The formula is designed to allow growth in the volume and intensity of services to track growth in the gross domestic product. But fee reductions have not consistently slowed growth in the volume of services physicians provide to Medicare patients, he said.
"A better system from our perspective would be one that has not a rigid formula to determine update factors for physicians but is based on a year-to-year evaluation of payment adequacy and is coupled with more targeted efforts to reduce inappropriate volume of service and improve quality of care," Hackbarth said.
The Senate passed a nonbinding resolution expressing support for that approach. The CBO, however, has estimated that change would increase spending by about $95 billion over 10 years. But Hackbarth and lawmakers said that is because the present formula produces unrealistically deep cuts in payment over the next decade.
Changes for the here and now
Ways and Means Committee Chair Bill Thomas (R, Calif.) said he was anxious for a new formula but would try to improve the current approach until one is available.
"What I'm trying to do is examine, point by point, the most seriously flawed provisions in the physician payment formula," he said. "There are some opportunities, but time is running out. What we're really trying to do is lay the groundwork for dealing with it in the next Congress."
Thomas has met with Mark McClellan, MD, PhD, administrator of the Centers for Medicare & Medicaid Services, urging the administration to make changes in the way it calculates various parts of the formula.
The AMA has complained that CMS does not adequately account for the diffusion of new technology or legislative and regulatory mandates that increase spending for physician services. Although last year's Medicare reform law is likely to increase spending for doctor services by introducing coverage for initial preventive physical exams, cardiovascular screening blood tests and diabetes screening tests, CMS included no adjustment to the sustainable growth rate target to account for the legislation in its most recent update estimate.

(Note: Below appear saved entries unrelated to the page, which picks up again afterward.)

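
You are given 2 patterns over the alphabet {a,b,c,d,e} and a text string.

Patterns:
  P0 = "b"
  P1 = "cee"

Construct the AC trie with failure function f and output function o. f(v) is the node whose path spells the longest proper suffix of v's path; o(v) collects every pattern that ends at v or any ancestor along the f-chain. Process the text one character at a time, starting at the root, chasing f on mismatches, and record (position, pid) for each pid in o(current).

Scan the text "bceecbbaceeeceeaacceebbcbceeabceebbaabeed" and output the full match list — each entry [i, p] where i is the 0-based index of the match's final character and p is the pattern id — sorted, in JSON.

Build automaton:
Trie nodes:
  n0 'ε': b→1 c→2
  n1 'b': ·  [P0 ends]
  n2 'c': e→3
  n3 'ce': e→4
  n4 'cee': ·  [P1 ends]

Failure links (BFS by depth):
  fail(1) 'b': from fail(0)=0 chase 'b': 0 ⇒ 0;  out={0}∪out(0)={0}
  fail(2) 'c': from fail(0)=0 chase 'c': 0 ⇒ 0;  out=∅∪out(0)=∅
  fail(3) 'ce': from fail(2)=0 chase 'e': 0 ⇒ 0;  out=∅∪out(0)=∅
  fail(4) 'cee': from fail(3)=0 chase 'e': 0 ⇒ 0;  out={1}∪out(0)={1}

Scan:
i=0 'b': node 0→1  ** P0@[0:0]
i=1 'c': node 1→2 ·f
i=2 'e': node 2→3
i=3 'e': node 3→4  ** P1@[1:3]
i=4 'c': node 4→2 ·f
i=5 'b': node 2→1 ·f  ** P0@[5:5]
i=6 'b': node 1→1 ·f  ** P0@[6:6]
i=7 'a': node 1→0 ·f
i=8 'c': node 0→2
i=9 'e': node 2→3
i=10 'e': node 3→4  ** P1@[8:10]
i=11 'e': node 4→0 ·f
i=12 'c': node 0→2
i=13 'e': node 2→3
i=14 'e': node 3→4  ** P1@[12:14]
i=15 'a': node 4→0 ·f
i=16 'a': node 0→0
i=17 'c': node 0→2
i=18 'c': node 2→2 ·f
i=19 'e': node 2→3
i=20 'e': node 3→4  ** P1@[18:20]
i=21 'b': node 4→1 ·f  ** P0@[21:21]
i=22 'b': node 1→1 ·f  ** P0@[22:22]
i=23 'c': node 1→2 ·f
i=24 'b': node 2→1 ·f  ** P0@[24:24]
i=25 'c': node 1→2 ·f
i=26 'e': node 2→3
i=27 'e': node 3→4  ** P1@[25:27]
i=28 'a': node 4→0 ·f
i=29 'b': node 0→1  ** P0@[29:29]
i=30 'c': node 1→2 ·f
i=31 'e': node 2→3
i=32 'e': node 3→4  ** P1@[30:32]
i=33 'b': node 4→1 ·f  ** P0@[33:33]
i=34 'b': node 1→1 ·f  ** P0@[34:34]
i=35 'a': node 1→0 ·f
i=36 'a': node 0→0
i=37 'b': node 0→1  ** P0@[37:37]
i=38 'e': node 1→0 ·f
i=39 'e': node 0→0
i=40 'd': node 0→0

All matches (sorted): [[0,0],[3,1],[5,0],[6,0],[10,1],[14,1],[20,1],[21,0],[22,0],[24,0],[27,1],[29,0],[32,1],[33,0],[34,0],[37,0]]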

Physician groups also have argued for removing drug spending from the calculation of physician services. Since the new Medicare law reformed the payment system for these drugs, concerns of overutilization should be eliminated, the AMA said.
The CBO has estimated that removing drugs from the target would cost $15 billion over 10 years but would not lead to positive updates until 2008.
Holtz-Eakin said another option would be to allow the physician spending target to grow at a rate of the gross domestic product plus one percentage point. That would result in positive updates beginning in 2008 and cost $35 billion over 10 years.
The nearest-term solution could be to treat the 1.5% updates in 2004 and 2005 not as spending that exceeds the target and must be recouped, but as a change in law that is just one factor in the formula. That would result in positive updates throughout the next decade and cost $45 billion over 10 years.